TRITIUM comprises a set of libraries containing first-principles models of the various terms involved in tritium transport (generation, advection, reaction, permeation, diffusion, recombination and dissociation).
These phenomena are applied, as appropriate, to the units of the systems where tritium inventory control is required (pipelines, tanks, adsorption columns, heat exchangers, etc.).
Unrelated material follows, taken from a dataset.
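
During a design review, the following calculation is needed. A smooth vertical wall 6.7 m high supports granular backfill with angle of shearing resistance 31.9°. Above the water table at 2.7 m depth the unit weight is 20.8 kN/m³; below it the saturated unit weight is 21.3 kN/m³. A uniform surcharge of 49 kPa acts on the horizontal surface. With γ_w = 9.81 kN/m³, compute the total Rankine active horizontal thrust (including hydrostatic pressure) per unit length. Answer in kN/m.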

Today, the TRITIUM toolkit is already being used in several projects of the EUROfusion consortium within the TBM (Test Blanket Module) and BB (Breeding Blanket) programmes, which aim to address the problem of fuel (tritium) consumption in the fusion reactor while ensuring its self-sufficiency. There, EcosimPro and the TRITIUM toolkit are used to simulate both the TBMs and BBs (regenerative tritium production envelopes for the ITER and DEMO projects, respectively) and the auxiliary systems connected to these elements to recover the tritium generated. All of them require strict control of the tritium inventory, studying its location, and paying special attention to its permeation to the environment given its repercussions on safety and on fuel availability. For now, this type of analysis can only be carried out using simulation tools. Similarly, radiological protection places certain limits on tritium emission to the environment, which can also be calculated using the TRITIUM simulation tool.